The Emirates Group announced today its results for the first six months of its current fiscal year 2020-2021, achieving revenues of 13.7 billion dirhams ($ 3.7 billion) for the first half of the current fiscal year, a 74% decrease from the same period last year during which it reached Revenue is 53.3 billion dirhams ($ 14.5 billion).
The group clarified in a statement that this significant decrease in revenues is mainly due to the “Covid-19″ pandemic, which paralyzed air travel for many weeks after most countries of the world closed their borders and imposed travel restrictions, noting that it is within the framework of precautionary measures to contain the epidemic. In Dubai, regular passenger flights were suspended for eight weeks during April and May.
For the first half of the fiscal year 2020-2021, the Emirates Group recorded losses of 14.1 billion dirhams ($ 3.8 billion), while the group’s cash balances amounted to 20.7 billion dirhams ($ 5.6 billion) on September 30, 2020, compared to 25.6 billion dirhams ($ 7 billion). On March 31, 2020.

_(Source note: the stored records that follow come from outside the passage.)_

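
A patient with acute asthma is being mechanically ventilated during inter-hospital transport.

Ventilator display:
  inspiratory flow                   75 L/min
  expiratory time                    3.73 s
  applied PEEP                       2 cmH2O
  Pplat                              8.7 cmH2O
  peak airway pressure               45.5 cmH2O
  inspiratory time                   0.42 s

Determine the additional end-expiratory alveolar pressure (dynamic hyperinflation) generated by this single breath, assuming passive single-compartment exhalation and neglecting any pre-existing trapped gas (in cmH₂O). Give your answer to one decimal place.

1.3

Flow: 75 L/min ÷ 60 = 1.25 L/s.
Vt = flow × Ti = 1.25 L/s × 0.42 s × 1000 mL/L = 525.0 mL.
R = (PIP − Pplat)/V̇ = (45.5 − 8.7) / 1.25 = 36.8/1.25 = 29.44 cmH2O·s/L.
C = Vt/(Pplat − PEEP) = 525.0 / (8.7 − 2) = 525.0/6.7 = 78.358 mL/cmH2O.
τ = R × C = 29.44 × 0.07836 L/cmH2O = 2.307 s.
Fraction remaining = e^(−Te/τ) = e^(−3.73/2.307) = 0.1985; trapped volume = 525.0 × 0.1985 = 104.21 mL.
Additional alveolar pressure from trapping ≈ V_trapped / C = 104.21 / 78.358 = 1.33 cmH2O.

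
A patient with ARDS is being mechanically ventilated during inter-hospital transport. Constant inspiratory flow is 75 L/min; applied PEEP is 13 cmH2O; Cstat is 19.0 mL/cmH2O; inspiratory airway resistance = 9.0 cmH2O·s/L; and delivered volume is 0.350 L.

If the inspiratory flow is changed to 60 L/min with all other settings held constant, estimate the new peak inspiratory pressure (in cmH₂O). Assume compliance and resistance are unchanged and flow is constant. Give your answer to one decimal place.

Flow: 75 L/min ÷ 60 = 1.25 L/s.
New flow: 60 L/min ÷ 60 = 1 L/s.
PIP = Vt/C + R·V̇ + PEEP (constant-flow equation of motion).
Only the resistive term changes: ΔPIP = R × ΔV̇ = 9.0 × (1 − 1.25) = 9.0 × -0.25 = -2.25 cmH2O.
Original PIP = 350/19.0 + 9.0×1.25 + 13 = 42.671 cmH2O; new PIP = 42.671 + (-2.25) = 40.421 cmH2O.

40.4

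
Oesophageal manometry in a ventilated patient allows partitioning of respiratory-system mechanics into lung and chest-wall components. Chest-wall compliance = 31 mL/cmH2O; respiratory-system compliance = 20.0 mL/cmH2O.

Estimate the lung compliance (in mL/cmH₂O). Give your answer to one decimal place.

1/CL = 1/Crs − 1/Ccw.
1/CL = 1/20.0 − 1/31 = 0.01774.
CL = 56.37 mL/cmH2O.

56.4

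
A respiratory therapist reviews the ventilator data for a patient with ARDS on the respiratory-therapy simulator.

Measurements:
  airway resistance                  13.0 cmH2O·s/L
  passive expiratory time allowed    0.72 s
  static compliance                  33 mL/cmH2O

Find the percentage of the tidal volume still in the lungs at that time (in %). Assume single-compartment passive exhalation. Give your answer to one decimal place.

τ = R × C = 13.0 × 33 mL/cmH2O = 13.0 × 0.033 L/cmH2O = 0.429 s.
Passive exhalation: V(t)/V₀ = e^(−t/τ) = e^(−0.72/0.429) = 0.1867.
Fraction remaining = 0.1867 → 18.67%.

18.7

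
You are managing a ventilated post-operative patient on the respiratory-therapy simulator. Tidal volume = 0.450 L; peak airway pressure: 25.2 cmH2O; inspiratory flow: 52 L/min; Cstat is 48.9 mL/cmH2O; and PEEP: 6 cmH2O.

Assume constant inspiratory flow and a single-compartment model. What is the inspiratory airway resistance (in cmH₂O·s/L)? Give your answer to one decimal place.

Flow: 52 L/min ÷ 60 = 0.8667 L/s.
Equation of motion (constant flow): PIP = Vt/C + R·V̇ + PEEP.
R·V̇ = PIP − Vt/C − PEEP = 25.2 − 450/48.9 − 6 = 25.2 − 9.202 − 6 = 9.998 cmH2O.
R = 9.998 / 0.8667 = 11.536 cmH2O·s/L.

11.5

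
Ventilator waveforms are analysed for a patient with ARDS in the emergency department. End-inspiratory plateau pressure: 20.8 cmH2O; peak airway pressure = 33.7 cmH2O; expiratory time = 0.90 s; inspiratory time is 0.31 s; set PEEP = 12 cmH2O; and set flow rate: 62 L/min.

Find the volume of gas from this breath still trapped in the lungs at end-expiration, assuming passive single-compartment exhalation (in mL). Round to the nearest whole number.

44

Flow: 62 L/min ÷ 60 = 1.0333 L/s.
Vt = flow × Ti = 1.0333 L/s × 0.31 s × 1000 mL/L = 320.32 mL.
R = (PIP − Pplat)/V̇ = (33.7 − 20.8) / 1.0333 = 12.9/1.0333 = 12.484 cmH2O·s/L.
C = Vt/(Pplat − PEEP) = 320.32 / (20.8 − 12) = 320.32/8.8 = 36.4 mL/cmH2O.
τ = R × C = 12.484 × 0.0364 L/cmH2O = 0.4544 s.
Fraction remaining = e^(−Te/τ) = e^(−0.90/0.4544) = 0.138.
Trapped volume = 320.32 × 0.138 = 44.204 mL.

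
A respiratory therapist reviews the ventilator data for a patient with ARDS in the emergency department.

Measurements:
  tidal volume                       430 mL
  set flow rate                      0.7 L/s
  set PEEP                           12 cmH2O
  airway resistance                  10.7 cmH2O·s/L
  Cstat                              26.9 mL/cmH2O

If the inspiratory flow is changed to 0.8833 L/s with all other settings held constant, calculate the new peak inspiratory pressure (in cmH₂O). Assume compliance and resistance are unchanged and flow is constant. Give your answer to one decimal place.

PIP = Vt/C + R·V̇ + PEEP (constant-flow equation of motion).
Only the resistive term changes: ΔPIP = R × ΔV̇ = 10.7 × (0.8833 − 0.7) = 10.7 × 0.1833 = 1.961 cmH2O.
Original PIP = 430/26.9 + 10.7×0.7 + 12 = 35.475 cmH2O; new PIP = 35.475 + (1.961) = 37.436 cmH2O.

37.4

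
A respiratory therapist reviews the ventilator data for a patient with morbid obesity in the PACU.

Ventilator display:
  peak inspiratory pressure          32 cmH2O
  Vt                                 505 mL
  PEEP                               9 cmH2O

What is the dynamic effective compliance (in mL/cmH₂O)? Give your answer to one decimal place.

Dynamic compliance = Vt / (PIP − PEEP) = 505 / (32 − 9) = 505 / 23.0 = 21.957 mL/cmH2O.

22.0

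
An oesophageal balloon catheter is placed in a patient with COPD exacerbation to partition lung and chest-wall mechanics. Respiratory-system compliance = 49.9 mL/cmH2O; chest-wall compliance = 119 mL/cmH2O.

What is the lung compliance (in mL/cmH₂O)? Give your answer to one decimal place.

85.9

1/CL = 1/Crs − 1/Ccw.
1/CL = 1/49.9 − 1/119 = 0.01164.
CL = 85.911 mL/cmH2O.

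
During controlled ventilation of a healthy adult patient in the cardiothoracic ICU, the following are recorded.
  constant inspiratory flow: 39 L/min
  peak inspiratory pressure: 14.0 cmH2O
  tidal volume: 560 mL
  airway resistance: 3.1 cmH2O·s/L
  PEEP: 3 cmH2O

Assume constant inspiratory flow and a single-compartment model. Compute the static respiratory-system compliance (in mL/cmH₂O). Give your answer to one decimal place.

62.3

Flow: 39 L/min ÷ 60 = 0.65 L/s.
Equation of motion (constant flow): PIP = Vt/C + R·V̇ + PEEP.
Vt/C = PIP − R·V̇ − PEEP = 14.0 − 3.1×0.65 − 3 = 14.0 − 2.015 − 3 = 8.985 cmH2O.
C = Vt / 8.985 = 560 / 8.985 = 62.326 mL/cmH2O.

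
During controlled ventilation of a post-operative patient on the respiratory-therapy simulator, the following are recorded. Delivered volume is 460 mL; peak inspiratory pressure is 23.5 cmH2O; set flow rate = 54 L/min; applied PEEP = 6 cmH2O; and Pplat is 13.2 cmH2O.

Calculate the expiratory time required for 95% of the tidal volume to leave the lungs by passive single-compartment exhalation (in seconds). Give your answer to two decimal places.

Flow: 54 L/min ÷ 60 = 0.9 L/s.
R = (PIP − Pplat)/V̇ = (23.5 − 13.2) / 0.9 = 10.3/0.9 = 11.444 cmH2O·s/L.
C = Vt/(Pplat − PEEP) = 460.0 / (13.2 − 6) = 460.0/7.2 = 63.889 mL/cmH2O.
τ = R × C = 11.444 × 0.06389 L/cmH2O = 0.7312 s.
t = −τ·ln(1 − 0.95) = −0.7312·ln(0.05) = 2.19 s.

2.19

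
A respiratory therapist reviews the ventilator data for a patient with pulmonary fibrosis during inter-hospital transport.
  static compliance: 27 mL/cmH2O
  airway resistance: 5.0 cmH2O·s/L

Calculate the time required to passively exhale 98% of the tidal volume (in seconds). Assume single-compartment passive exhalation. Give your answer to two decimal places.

τ = R × C = 5.0 × 27 mL/cmH2O = 5.0 × 0.027 L/cmH2O = 0.135 s.
Exhaled fraction f = 1 − e^(−t/τ) → t = −τ·ln(1 − f) = −0.135·ln(0.02) = 0.5281 s.

0.53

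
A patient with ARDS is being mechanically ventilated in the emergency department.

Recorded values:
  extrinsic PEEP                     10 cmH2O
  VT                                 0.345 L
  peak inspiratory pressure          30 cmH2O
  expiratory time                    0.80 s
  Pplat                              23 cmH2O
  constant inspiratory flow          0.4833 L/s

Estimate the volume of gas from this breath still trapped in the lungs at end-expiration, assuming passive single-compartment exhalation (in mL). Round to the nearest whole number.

43

R = (PIP − Pplat)/V̇ = (30 − 23) / 0.4833 = 7.0/0.4833 = 14.484 cmH2O·s/L.
C = Vt/(Pplat − PEEP) = 345.0 / (23 − 10) = 345.0/13.0 = 26.538 mL/cmH2O.
τ = R × C = 14.484 × 0.02654 L/cmH2O = 0.3844 s.
Fraction remaining = e^(−Te/τ) = e^(−0.80/0.3844) = 0.1248.
Trapped volume = 345.0 × 0.1248 = 43.056 mL.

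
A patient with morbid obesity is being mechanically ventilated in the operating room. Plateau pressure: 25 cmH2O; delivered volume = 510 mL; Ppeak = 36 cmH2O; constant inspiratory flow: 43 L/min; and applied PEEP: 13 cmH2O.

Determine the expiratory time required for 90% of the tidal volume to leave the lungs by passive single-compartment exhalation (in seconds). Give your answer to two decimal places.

1.50

Flow: 43 L/min ÷ 60 = 0.7167 L/s.
R = (PIP − Pplat)/V̇ = (36 − 25) / 0.7167 = 11.0/0.7167 = 15.348 cmH2O·s/L.
C = Vt/(Pplat − PEEP) = 510.0 / (25 − 13) = 510.0/12.0 = 42.5 mL/cmH2O.
τ = R × C = 15.348 × 0.0425 L/cmH2O = 0.6523 s.
t = −τ·ln(1 − 0.90) = −0.6523·ln(0.1) = 1.502 s.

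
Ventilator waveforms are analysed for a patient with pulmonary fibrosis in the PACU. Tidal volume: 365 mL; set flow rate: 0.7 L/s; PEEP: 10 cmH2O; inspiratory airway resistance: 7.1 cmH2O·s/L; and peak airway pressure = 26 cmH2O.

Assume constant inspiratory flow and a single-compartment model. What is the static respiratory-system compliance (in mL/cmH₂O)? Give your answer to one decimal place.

Equation of motion (constant flow): PIP = Vt/C + R·V̇ + PEEP.
Vt/C = PIP − R·V̇ − PEEP = 26 − 7.1×0.7 − 10 = 26 − 4.97 − 10 = 11.03 cmH2O.
C = Vt / 11.03 = 365 / 11.03 = 33.092 mL/cmH2O.

33.1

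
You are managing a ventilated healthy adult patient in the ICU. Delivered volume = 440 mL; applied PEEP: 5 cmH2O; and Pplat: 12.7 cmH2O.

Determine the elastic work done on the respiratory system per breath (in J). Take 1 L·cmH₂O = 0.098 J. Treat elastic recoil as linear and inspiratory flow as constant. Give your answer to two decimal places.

0.17

Elastic work ≈ ½ × (Pplat − PEEP) × Vt = 0.5 × (12.7 − 5) × 0.440 L = 0.5 × 7.7 × 0.440 = 1.694 L·cmH2O.
× 0.098 J/(L·cmH2O) → 0.166 J.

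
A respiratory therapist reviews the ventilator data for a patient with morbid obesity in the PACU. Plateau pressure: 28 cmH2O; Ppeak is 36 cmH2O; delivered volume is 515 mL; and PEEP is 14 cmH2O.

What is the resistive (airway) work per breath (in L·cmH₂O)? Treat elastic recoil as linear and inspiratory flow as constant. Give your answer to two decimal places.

4.12

With constant inspiratory flow the resistive pressure is constant at PIP − Pplat = 36 − 28 = 8.0 cmH2O, so resistive work = 8.0 × 0.515 = 4.12 L·cmH2O.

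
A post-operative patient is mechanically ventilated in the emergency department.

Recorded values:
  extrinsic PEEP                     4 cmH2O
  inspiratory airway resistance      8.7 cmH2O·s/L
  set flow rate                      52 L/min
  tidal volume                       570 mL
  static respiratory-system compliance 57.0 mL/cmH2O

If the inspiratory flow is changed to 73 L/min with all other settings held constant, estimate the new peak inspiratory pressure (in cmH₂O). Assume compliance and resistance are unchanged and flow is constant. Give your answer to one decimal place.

24.6

Flow: 52 L/min ÷ 60 = 0.8667 L/s.
New flow: 73 L/min ÷ 60 = 1.2167 L/s.
PIP = Vt/C + R·V̇ + PEEP (constant-flow equation of motion).
Only the resistive term changes: ΔPIP = R × ΔV̇ = 8.7 × (1.2167 − 0.8667) = 8.7 × 0.35 = 3.045 cmH2O.
Original PIP = 570/57.0 + 8.7×0.8667 + 4 = 21.54 cmH2O; new PIP = 21.54 + (3.045) = 24.585 cmH2O.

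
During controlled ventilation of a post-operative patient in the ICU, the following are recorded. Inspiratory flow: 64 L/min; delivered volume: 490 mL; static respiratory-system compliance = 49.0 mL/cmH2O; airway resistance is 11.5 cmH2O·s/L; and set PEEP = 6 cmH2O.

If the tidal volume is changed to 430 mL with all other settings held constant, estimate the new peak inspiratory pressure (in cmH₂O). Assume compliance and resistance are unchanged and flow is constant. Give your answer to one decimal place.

Flow: 64 L/min ÷ 60 = 1.0667 L/s.
PIP = Vt/C + R·V̇ + PEEP (constant-flow equation of motion).
Only the elastic term changes: ΔPIP = ΔVt / C = (430 − 490) / 49.0 = -1.224 cmH2O.
Original PIP = 490/49.0 + 11.5×1.0667 + 6 = 28.267 cmH2O; new PIP = 28.267 + (-1.224) = 27.043 cmH2O.

27.0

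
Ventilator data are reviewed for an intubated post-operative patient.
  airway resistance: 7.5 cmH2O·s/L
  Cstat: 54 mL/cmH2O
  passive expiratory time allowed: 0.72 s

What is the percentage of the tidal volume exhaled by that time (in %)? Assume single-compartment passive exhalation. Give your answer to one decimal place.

83.1

τ = R × C = 7.5 × 54 mL/cmH2O = 7.5 × 0.054 L/cmH2O = 0.405 s.
Passive exhalation: V(t)/V₀ = e^(−t/τ) = e^(−0.72/0.405) = 0.169.
Fraction exhaled = 1 − 0.169 = 0.831 → 83.1%.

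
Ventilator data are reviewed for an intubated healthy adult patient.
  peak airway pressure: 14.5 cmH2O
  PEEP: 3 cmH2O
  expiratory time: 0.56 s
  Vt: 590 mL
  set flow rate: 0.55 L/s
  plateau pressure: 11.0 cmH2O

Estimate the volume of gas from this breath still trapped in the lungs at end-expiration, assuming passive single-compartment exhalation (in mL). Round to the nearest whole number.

179

R = (PIP − Pplat)/V̇ = (14.5 − 11.0) / 0.55 = 3.5/0.55 = 6.364 cmH2O·s/L.
C = Vt/(Pplat − PEEP) = 590.0 / (11.0 − 3) = 590.0/8.0 = 73.75 mL/cmH2O.
τ = R × C = 6.364 × 0.07375 L/cmH2O = 0.4693 s.
Fraction remaining = e^(−Te/τ) = e^(−0.56/0.4693) = 0.3032.
Trapped volume = 590.0 × 0.3032 = 178.89 mL.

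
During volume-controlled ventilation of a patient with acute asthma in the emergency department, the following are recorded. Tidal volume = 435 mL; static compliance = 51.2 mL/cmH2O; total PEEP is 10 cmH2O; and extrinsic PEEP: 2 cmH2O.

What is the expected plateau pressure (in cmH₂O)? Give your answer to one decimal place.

18.5

End-expiratory occlusion gives total PEEP = 10 cmH2O (intrinsic PEEP = 10 − 2 = 8). Use total PEEP for the elastic gradient.
Pplat = PEEPtotal + Vt / Cstat = 10 + 435 / 51.2 = 10 + 8.496 = 18.496 cmH2O.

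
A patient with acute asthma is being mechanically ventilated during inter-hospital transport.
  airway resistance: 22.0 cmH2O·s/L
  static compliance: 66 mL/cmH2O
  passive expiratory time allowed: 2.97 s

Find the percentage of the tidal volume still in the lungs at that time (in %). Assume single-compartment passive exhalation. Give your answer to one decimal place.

τ = R × C = 22.0 × 66 mL/cmH2O = 22.0 × 0.066 L/cmH2O = 1.452 s.
Passive exhalation: V(t)/V₀ = e^(−t/τ) = e^(−2.97/1.452) = 0.1293.
Fraction remaining = 0.1293 → 12.93%.

12.9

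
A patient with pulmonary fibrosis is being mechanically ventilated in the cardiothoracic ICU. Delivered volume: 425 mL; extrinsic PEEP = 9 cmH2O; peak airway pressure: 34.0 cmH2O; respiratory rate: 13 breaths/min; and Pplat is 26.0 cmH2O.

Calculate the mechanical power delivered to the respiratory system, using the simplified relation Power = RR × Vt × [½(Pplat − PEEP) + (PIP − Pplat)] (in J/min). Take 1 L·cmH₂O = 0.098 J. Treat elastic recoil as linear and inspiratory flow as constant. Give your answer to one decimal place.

8.9

Per-breath work = Vt × [½(Pplat−PEEP) + (PIP−Pplat)] = 0.425 × [0.5×17.0 + 8.0] = 0.425 × 16.5 = 7.013 L·cmH2O.
Power = 13 × 7.013 = 91.169 L·cmH2O/min.
× 0.098 J/(L·cmH2O) → 8.935 J/min.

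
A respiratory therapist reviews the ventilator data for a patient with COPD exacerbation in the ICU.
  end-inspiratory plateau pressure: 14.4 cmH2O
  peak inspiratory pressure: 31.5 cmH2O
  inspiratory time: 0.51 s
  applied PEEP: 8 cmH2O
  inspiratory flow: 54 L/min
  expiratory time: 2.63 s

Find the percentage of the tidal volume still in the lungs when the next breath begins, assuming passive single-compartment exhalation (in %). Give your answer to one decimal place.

Flow: 54 L/min ÷ 60 = 0.9 L/s.
Vt = flow × Ti = 0.9 L/s × 0.51 s × 1000 mL/L = 459.0 mL.
R = (PIP − Pplat)/V̇ = (31.5 − 14.4) / 0.9 = 17.1/0.9 = 19.0 cmH2O·s/L.
C = Vt/(Pplat − PEEP) = 459.0 / (14.4 − 8) = 459.0/6.4 = 71.719 mL/cmH2O.
τ = R × C = 19.0 × 0.07172 L/cmH2O = 1.363 s.
Fraction remaining at end-expiration = e^(−Te/τ) = e^(−2.63/1.363) = 0.1452 → 14.52%.

14.5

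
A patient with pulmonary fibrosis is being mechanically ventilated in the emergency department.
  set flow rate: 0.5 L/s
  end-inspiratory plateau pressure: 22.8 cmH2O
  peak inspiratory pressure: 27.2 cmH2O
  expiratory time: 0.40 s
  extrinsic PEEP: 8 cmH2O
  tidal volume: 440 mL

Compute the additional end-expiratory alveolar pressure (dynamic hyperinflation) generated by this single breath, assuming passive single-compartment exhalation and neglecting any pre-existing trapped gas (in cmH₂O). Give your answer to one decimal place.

3.2

R = (PIP − Pplat)/V̇ = (27.2 − 22.8) / 0.5 = 4.4/0.5 = 8.8 cmH2O·s/L.
C = Vt/(Pplat − PEEP) = 440.0 / (22.8 − 8) = 440.0/14.8 = 29.73 mL/cmH2O.
τ = R × C = 8.8 × 0.02973 L/cmH2O = 0.2616 s.
Fraction remaining = e^(−Te/τ) = e^(−0.40/0.2616) = 0.2167; trapped volume = 440.0 × 0.2167 = 95.348 mL.
Additional alveolar pressure from trapping ≈ V_trapped / C = 95.348 / 29.73 = 3.207 cmH2O.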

His Highness Sheikh Ahmed bin Saeed Al Maktoum, Chief Executive Officer and CEO of Emirates Airlines and the Group, said: “We have started our current fiscal year under a global shutdown that has completely paralyzed air travel, and due to these unprecedented conditions that affected the aviation and travel sector, the Emirates Group recorded half-year losses for once. The first in more than 30 years. ”
His Highness added: “With the suspension of travel, (Emirates Airlines) and (dnata) were able to quickly transform to serve the demand for goods and other opportunities, and this helped us to restore our revenues from zero to 26% of what it was in the same period last year. “.